L’assenza più decisiva è stata quella dei fratelli Vunipola, senza i quali è stato necessario ripensare ai ruoli di ball carrier – protagonisti di un gioco inglese molto fisico e costante – e scommettere sullo spostamento di Curry da flanker a numero 8.
Esperimento che possiamo definire, per ora, fallito, in attesa che il giocatore possa ambientarsi fuori ruolo. In caso continuasse il problema di gioco dietro la mischia, è secondo noi pronosticabile la convocazione del giovane Dombrandt dei Quins di Londra, autore di grandi prestazioni in questa prima parte di stagione. 

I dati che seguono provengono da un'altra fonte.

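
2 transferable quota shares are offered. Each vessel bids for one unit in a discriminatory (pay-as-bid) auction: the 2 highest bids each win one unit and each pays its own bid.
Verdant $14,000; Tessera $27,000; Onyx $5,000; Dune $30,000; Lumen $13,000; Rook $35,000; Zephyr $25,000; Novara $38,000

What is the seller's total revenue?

Sorting: 38,000 (Novara), 35,000 (Rook), 30,000 (Dune), 27,000 (Tessera), …
Winners (2 units): Novara, Rook.
Total revenue = 38,000 + 35,000 = $73,000.

Total revenue: $73,000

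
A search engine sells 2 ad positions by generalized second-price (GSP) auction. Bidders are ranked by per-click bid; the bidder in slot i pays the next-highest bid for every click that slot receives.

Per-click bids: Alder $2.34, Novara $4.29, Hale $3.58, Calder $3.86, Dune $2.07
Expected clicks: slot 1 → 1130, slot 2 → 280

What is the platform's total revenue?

Ranked by bid: $4.29 (Novara) > $3.86 (Calder) > $3.58 (Hale) > …
Slot 1: Novara pays $3.86 × 1130 = $4361.80
Slot 2: Calder pays $3.58 × 280 = $1002.40
Total = $5364.20

Total revenue: $5364.20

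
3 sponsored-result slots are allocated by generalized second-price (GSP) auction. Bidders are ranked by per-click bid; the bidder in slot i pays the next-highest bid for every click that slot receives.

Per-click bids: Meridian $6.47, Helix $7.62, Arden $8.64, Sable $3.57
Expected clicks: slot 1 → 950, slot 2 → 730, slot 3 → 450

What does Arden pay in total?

Per-click bids in order: $8.64 (Arden) > $7.62 (Helix) > $6.47 (Meridian) > $3.57 (Sable)
Arden holds slot 1 → pays next bid $7.62 × 950 clicks = $7239.00.

Arden pays $7239.00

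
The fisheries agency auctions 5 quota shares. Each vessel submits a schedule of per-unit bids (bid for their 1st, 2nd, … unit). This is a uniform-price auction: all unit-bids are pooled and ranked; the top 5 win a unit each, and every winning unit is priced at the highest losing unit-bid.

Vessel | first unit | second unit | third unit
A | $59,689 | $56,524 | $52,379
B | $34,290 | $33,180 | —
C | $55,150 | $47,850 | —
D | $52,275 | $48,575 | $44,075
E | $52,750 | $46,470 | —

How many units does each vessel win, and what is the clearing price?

Merging the schedules and taking the best 5: 59,689 (A-1), 56,524 (A-2), 55,150 (C-1), 52,750 (E-1), 52,379 (A-3)
The (k+1)-th unit-bid is $52,275.
Allocation: A 3, C 1, E 1.

A 3, C 1, E 1; clearing price $52,275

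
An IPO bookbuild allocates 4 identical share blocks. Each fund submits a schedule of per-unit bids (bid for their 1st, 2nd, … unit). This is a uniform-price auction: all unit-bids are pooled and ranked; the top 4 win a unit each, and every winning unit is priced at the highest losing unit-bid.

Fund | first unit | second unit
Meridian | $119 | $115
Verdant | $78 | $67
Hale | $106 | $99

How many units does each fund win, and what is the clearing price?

Hale 2, Meridian 2; clearing price $78

Pooled unit-bids ranked (top 4): 119 (Meridian-1), 115 (Meridian-2), 106 (Hale-1), 99 (Hale-2)
The (k+1)-th unit-bid is $78.
Allocation: Hale 2, Meridian 2.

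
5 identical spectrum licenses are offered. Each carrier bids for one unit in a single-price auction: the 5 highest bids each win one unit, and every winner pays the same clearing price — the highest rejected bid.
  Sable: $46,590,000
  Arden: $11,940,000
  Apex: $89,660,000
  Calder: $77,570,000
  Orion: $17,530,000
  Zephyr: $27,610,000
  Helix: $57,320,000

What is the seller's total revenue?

Ordering the bids: 89,660,000 (Apex), 77,570,000 (Calder), 57,320,000 (Helix), 46,590,000 (Sable), 27,610,000 (Zephyr), 17,530,000 (Orion), 11,940,000 (Arden)
Winners (5 units): Apex, Calder, Helix, Sable, Zephyr.
Clearing price = highest rejected bid = $17,530,000.
Total revenue = 5 × $17,530,000 = $87,650,000.

Total revenue: $87,650,000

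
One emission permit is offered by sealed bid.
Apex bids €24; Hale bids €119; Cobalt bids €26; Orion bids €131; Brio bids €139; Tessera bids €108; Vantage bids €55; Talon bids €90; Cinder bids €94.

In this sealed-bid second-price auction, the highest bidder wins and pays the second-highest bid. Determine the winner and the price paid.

Bids ranked: 139 (Brio) > 131 (Orion) > 119 (Hale) > 108 (Tessera) > 94 (Cinder) > 90 (Talon) > …
Second-price: Brio pays Orion's bid of €131.

Brio pays €131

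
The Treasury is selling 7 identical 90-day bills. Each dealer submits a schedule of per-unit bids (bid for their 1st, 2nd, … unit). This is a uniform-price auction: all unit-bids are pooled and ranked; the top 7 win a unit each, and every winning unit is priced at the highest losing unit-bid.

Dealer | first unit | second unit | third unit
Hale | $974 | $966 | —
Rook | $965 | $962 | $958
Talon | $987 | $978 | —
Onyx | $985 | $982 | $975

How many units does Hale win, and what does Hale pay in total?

Merging the schedules and taking the best 7: 987 (Talon-1), 985 (Onyx-1), 982 (Onyx-2), 978 (Talon-2), 975 (Onyx-3), 974 (Hale-1), 966 (Hale-2)
First bid not allocated: $965.
Hale wins 2 unit(s) at $965 each.

Hale: 2 units, pays $1,930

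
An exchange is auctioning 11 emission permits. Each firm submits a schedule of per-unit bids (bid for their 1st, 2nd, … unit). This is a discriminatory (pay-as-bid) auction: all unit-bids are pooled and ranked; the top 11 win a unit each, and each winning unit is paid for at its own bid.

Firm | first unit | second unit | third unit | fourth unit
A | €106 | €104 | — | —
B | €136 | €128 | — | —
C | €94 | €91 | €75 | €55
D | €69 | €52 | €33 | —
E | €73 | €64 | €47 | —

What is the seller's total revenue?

All unit-bids, highest first — top 11: 136 (B-1), 128 (B-2), 106 (A-1), 104 (A-2), 94 (C-1), 91 (C-2), 75 (C-3), 73 (E-1), 69 (D-1), 64 (E-2), 55 (C-4)
Next rejected bid: €52 (not a price — pay-as-bid).
Each winning unit pays its own bid.
Revenue = 136 + 128 + 106 + 104 + 94 + 91 + 75 + 73 + 69 + 64 + 55 = €995.

Total revenue: €995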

Farrell poco in luce, complice un forte colpo al braccio destro a inizio partita, Ford per nulla incisivo, Young e May indefinibili nel primo tempo, poi sensibilmente ritrovati nel secondo. 
La prestazione contro la Francia è stata comunque un episodio: la qualità generale dell’Inghilterra è e rimane quella della terza forza ovale al mondo (e prima dell’emisfero nord); Eddie Jones è uno dei migliori head coach del pianeta e ha tutti gli strumenti per riportare la barra a dritta di questa corazzata.
I metodi del nuovo allenatore dell’attacco Simon Amor avranno bisogno di tempo per dimostrarsi efficaci: prima bisogna dimenticare quanto imparato finora quasi a memoria e il parco giocatori inglese è tra i più profondi al mondo.

Vogliamo chiudere in bellezza, perché questo è – per prima cosa – il rugby.
Chiudiamo, cioè, con lo splendido lavoro dei coach Roselli e Di Giandomenico – a cui vanno tutti i nostri più sentiti complimenti e ringraziamenti – che con le loro nazionali U20 e femminile proseguono un progetto fondamentale per tutto il nostro movimento, dai limiti ancora da definire. Non è da escludere che siano state proprio queste due realtà della nostra federazione, dall’identità di gioco chiara e distinguibile da tutti, a zittire quelle voci fastidiose che ci vorrebbero fuori da questo grande torneo europeo.